A most recent case record of the Massachusetts General Hospital involved a clinicopathological presentation of a 15-year-old boy admitted with frontal headache, right retro-orbital pain, and a retro-orbital mass that proved to be a Langerhans’ cell histiocytosis involving the right sphenoid sinus and orbit. Episodes of pain and headache began 3 weeks before admission and occurred two or three times weekly, lasted one or two hours, were not associated with photophobia or vomiting, and were relieved by ibuprofen.
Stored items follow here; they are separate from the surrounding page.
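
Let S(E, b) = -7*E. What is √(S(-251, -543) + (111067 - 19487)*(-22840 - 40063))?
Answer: I*√5760654983 ≈ 75899.0*I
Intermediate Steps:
√(S(-251, -543) + (111067 - 19487)*(-22840 - 40063)) = √(-7*(-251) + (111067 - 19487)*(-22840 - 40063)) = √(1757 + 91580*(-62903)) = √(1757 - 5760656740) = √(-5760654983) = I*√5760654983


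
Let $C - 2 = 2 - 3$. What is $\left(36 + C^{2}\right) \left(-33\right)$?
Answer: $-1221$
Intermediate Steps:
$C = 1$ ($C = 2 + \left(2 - 3\right) = 2 - 1 = 1$)
$\left(36 + C^{2}\right) \left(-33\right) = \left(36 + 1^{2}\right) \left(-33\right) = \left(36 + 1\right) \left(-33\right) = 37 \left(-33\right) = -1221$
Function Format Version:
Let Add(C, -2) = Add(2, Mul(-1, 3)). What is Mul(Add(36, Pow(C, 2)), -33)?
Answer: -1221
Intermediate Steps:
C = 1 (C = Add(2, Add(2, Mul(-1, 3))) = Add(2, Add(2, -3)) = Add(2, -1) = 1)
Mul(Add(36, Pow(C, 2)), -33) = Mul(Add(36, Pow(1, 2)), -33) = Mul(Add(36, 1), -33) = Mul(37, -33) = -1221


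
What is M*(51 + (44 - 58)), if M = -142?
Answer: -5254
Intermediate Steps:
M*(51 + (44 - 58)) = -142*(51 + (44 - 58)) = -142*(51 - 14) = -142*37 = -5254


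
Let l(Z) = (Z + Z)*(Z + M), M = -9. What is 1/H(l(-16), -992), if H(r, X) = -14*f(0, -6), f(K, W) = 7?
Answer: -1/98 ≈ -0.010204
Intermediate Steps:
l(Z) = 2*Z*(-9 + Z) (l(Z) = (Z + Z)*(Z - 9) = (2*Z)*(-9 + Z) = 2*Z*(-9 + Z))
H(r, X) = -98 (H(r, X) = -14*7 = -98)
1/H(l(-16), -992) = 1/(-98) = -1/98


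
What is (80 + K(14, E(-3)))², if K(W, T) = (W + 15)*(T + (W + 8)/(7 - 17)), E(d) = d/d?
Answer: 51076/25 ≈ 2043.0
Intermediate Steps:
E(d) = 1
K(W, T) = (15 + W)*(-⅘ + T - W/10) (K(W, T) = (15 + W)*(T + (8 + W)/(-10)) = (15 + W)*(T + (8 + W)*(-⅒)) = (15 + W)*(T + (-⅘ - W/10)) = (15 + W)*(-⅘ + T - W/10))
(80 + K(14, E(-3)))² = (80 + (-12 + 15*1 - 23/10*14 - ⅒*14² + 1*14))² = (80 + (-12 + 15 - 161/5 - ⅒*196 + 14))² = (80 + (-12 + 15 - 161/5 - 98/5 + 14))² = (80 - 174/5)² = (226/5)² = 51076/25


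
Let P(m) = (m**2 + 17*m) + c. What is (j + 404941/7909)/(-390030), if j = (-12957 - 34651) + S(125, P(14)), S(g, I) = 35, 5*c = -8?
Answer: 187924958/1542373635 ≈ 0.12184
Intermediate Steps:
c = -8/5 (c = (1/5)*(-8) = -8/5 ≈ -1.6000)
P(m) = -8/5 + m**2 + 17*m (P(m) = (m**2 + 17*m) - 8/5 = -8/5 + m**2 + 17*m)
j = -47573 (j = (-12957 - 34651) + 35 = -47608 + 35 = -47573)
(j + 404941/7909)/(-390030) = (-47573 + 404941/7909)/(-390030) = (-47573 + 404941*(1/7909))*(-1/390030) = (-47573 + 404941/7909)*(-1/390030) = -375849916/7909*(-1/390030) = 187924958/1542373635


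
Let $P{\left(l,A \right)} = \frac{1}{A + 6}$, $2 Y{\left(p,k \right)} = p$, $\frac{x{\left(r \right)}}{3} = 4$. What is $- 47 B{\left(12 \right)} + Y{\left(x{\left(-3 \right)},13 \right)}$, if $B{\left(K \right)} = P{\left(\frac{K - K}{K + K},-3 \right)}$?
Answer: $- \frac{29}{3} \approx -9.6667$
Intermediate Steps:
$x{\left(r \right)} = 12$ ($x{\left(r \right)} = 3 \cdot 4 = 12$)
$Y{\left(p,k \right)} = \frac{p}{2}$
$P{\left(l,A \right)} = \frac{1}{6 + A}$
$B{\left(K \right)} = \frac{1}{3}$ ($B{\left(K \right)} = \frac{1}{6 - 3} = \frac{1}{3}$)
$- 47 B{\left(12 \right)} + Y{\left(x{\left(-3 \right)},13 \right)} = \left(-47\right) \frac{1}{3} + \frac{1}{2} \cdot 12 = - \frac{47}{3} + 6 = - \frac{29}{3}$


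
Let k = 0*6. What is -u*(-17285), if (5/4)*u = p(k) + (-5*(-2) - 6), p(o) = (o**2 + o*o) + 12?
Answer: 221248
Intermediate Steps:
k = 0
p(o) = 12 + 2*o**2 (p(o) = (o**2 + o**2) + 12 = 2*o**2 + 12 = 12 + 2*o**2)
u = 64/5 (u = 4*((12 + 2*0**2) + (-5*(-2) - 6))/5 = 4*((12 + 2*0) + (10 - 6))/5 = 4*((12 + 0) + 4)/5 = 4*(12 + 4)/5 = (4/5)*16 = 64/5 ≈ 12.800)
-u*(-17285) = -64*(-17285)/5 = -1*(-221248) = 221248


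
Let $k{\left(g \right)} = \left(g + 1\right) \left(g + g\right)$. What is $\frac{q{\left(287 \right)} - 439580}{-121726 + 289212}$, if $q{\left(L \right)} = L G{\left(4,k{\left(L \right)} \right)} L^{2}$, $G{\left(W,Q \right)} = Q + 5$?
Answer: $\frac{355279764061}{15226} \approx 2.3334 \cdot 10^{7}$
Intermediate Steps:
$k{\left(g \right)} = 2 g \left(1 + g\right)$ ($k{\left(g \right)} = \left(1 + g\right) 2 g = 2 g \left(1 + g\right)$)
$G{\left(W,Q \right)} = 5 + Q$
$q{\left(L \right)} = L^{3} \left(5 + 2 L \left(1 + L\right)\right)$ ($q{\left(L \right)} = L \left(5 + 2 L \left(1 + L\right)\right) L^{2} = L^{3} \left(5 + 2 L \left(1 + L\right)\right)$)
$\frac{q{\left(287 \right)} - 439580}{-121726 + 289212} = \frac{287^{3} \left(5 + 2 \cdot 287 \left(1 + 287\right)\right) - 439580}{-121726 + 289212} = \frac{23639903 \left(5 + 2 \cdot 287 \cdot 288\right) - 439580}{167486} = \left(23639903 \left(5 + 165312\right) - 439580\right) \frac{1}{167486} = \left(23639903 \cdot 165317 - 439580\right) \frac{1}{167486} = \left(3908077844251 - 439580\right) \frac{1}{167486} = 3908077404671 \cdot \frac{1}{167486} = \frac{355279764061}{15226}$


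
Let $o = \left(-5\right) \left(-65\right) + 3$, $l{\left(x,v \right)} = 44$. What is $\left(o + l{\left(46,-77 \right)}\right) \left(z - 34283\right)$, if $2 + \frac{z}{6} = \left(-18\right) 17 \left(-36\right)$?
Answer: $11829972$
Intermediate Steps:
$o = 328$ ($o = 325 + 3 = 328$)
$z = 66084$ ($z = -12 + 6 \left(-18\right) 17 \left(-36\right) = -12 + 6 \left(\left(-306\right) \left(-36\right)\right) = -12 + 6 \cdot 11016 = -12 + 66096 = 66084$)
$\left(o + l{\left(46,-77 \right)}\right) \left(z - 34283\right) = \left(328 + 44\right) \left(66084 - 34283\right) = 372 \cdot 31801 = 11829972$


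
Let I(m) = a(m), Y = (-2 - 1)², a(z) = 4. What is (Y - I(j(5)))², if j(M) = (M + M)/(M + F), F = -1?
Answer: 25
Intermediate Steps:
Y = 9 (Y = (-3)² = 9)
j(M) = 2*M/(-1 + M) (j(M) = (M + M)/(M - 1) = (2*M)/(-1 + M) = 2*M/(-1 + M))
I(m) = 4
(Y - I(j(5)))² = (9 - 1*4)² = (9 - 4)² = 5² = 25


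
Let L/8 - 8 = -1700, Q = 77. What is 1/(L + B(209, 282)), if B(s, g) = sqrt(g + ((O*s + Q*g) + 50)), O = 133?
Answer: -13536/183173453 - sqrt(49843)/183173453 ≈ -7.5116e-5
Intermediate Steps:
L = -13536 (L = 64 + 8*(-1700) = 64 - 13600 = -13536)
B(s, g) = sqrt(50 + 78*g + 133*s) (B(s, g) = sqrt(g + ((133*s + 77*g) + 50)) = sqrt(g + ((77*g + 133*s) + 50)) = sqrt(g + (50 + 77*g + 133*s)) = sqrt(50 + 78*g + 133*s))
1/(L + B(209, 282)) = 1/(-13536 + sqrt(50 + 78*282 + 133*209)) = 1/(-13536 + sqrt(50 + 21996 + 27797)) = 1/(-13536 + sqrt(49843))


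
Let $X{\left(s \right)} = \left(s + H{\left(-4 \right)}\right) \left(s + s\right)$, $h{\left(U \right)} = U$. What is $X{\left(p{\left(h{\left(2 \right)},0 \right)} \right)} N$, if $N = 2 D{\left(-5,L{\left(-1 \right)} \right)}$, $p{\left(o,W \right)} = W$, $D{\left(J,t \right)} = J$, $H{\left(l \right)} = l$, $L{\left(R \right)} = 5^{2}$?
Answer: $0$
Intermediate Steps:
$L{\left(R \right)} = 25$
$X{\left(s \right)} = 2 s \left(-4 + s\right)$ ($X{\left(s \right)} = \left(s - 4\right) \left(s + s\right) = \left(-4 + s\right) 2 s = 2 s \left(-4 + s\right)$)
$N = -10$ ($N = 2 \left(-5\right) = -10$)
$X{\left(p{\left(h{\left(2 \right)},0 \right)} \right)} N = 2 \cdot 0 \left(-4 + 0\right) \left(-10\right) = 2 \cdot 0 \left(-4\right) \left(-10\right) = 0 \left(-10\right) = 0$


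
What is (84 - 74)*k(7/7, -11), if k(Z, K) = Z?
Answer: 10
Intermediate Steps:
(84 - 74)*k(7/7, -11) = (84 - 74)*(7/7) = 10*(7*(⅐)) = 10*1 = 10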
Eight days before admission he had visual impairment in the right eye, and diplopia provoked by looking down and to the left, a trochlear nerve and superior oblique muscle lesion. MRI showed an enhancing right retro-orbital mass that extended into the right sphenoid, posterior ethmoid and right cavernous sinuses, and involved the internal carotid artery. CT revealed a destructive lesion in the right sphenoid bone and optic canal. Visual acuity was 20/100 in the right eye, the optic disks were normal, and downward gaze was impaired in the right eye. A biopsy of the sphenoid sinus revealed aggregates of histiocytic cells and numerous eosinophils. Immunohistochemistry of histiocytes for CD1a was positive and confirmed a Langerhans’ cell histiocytosis, with intracytoplasmic Birbeck granules. Treatment with dexamethasone was immediately beneficial, and following the diagnostic biopsy, stereotactic radiation therapy was used for 6 weeks, with improvement in double vision and control of headaches. Differential diagnoses suggested were neoplasm, possible eosinophilic granuloma, and non Hodgkin’s lymphoma, probably T-cell or lymphoblastic lymphoma. [1]

COMMENT. Langerhans’-cell histiocytosis may present with headache and neurologic symptoms and signs of a mass lesion involving the sphenoid sinus and orbit, without other systemic manifestations.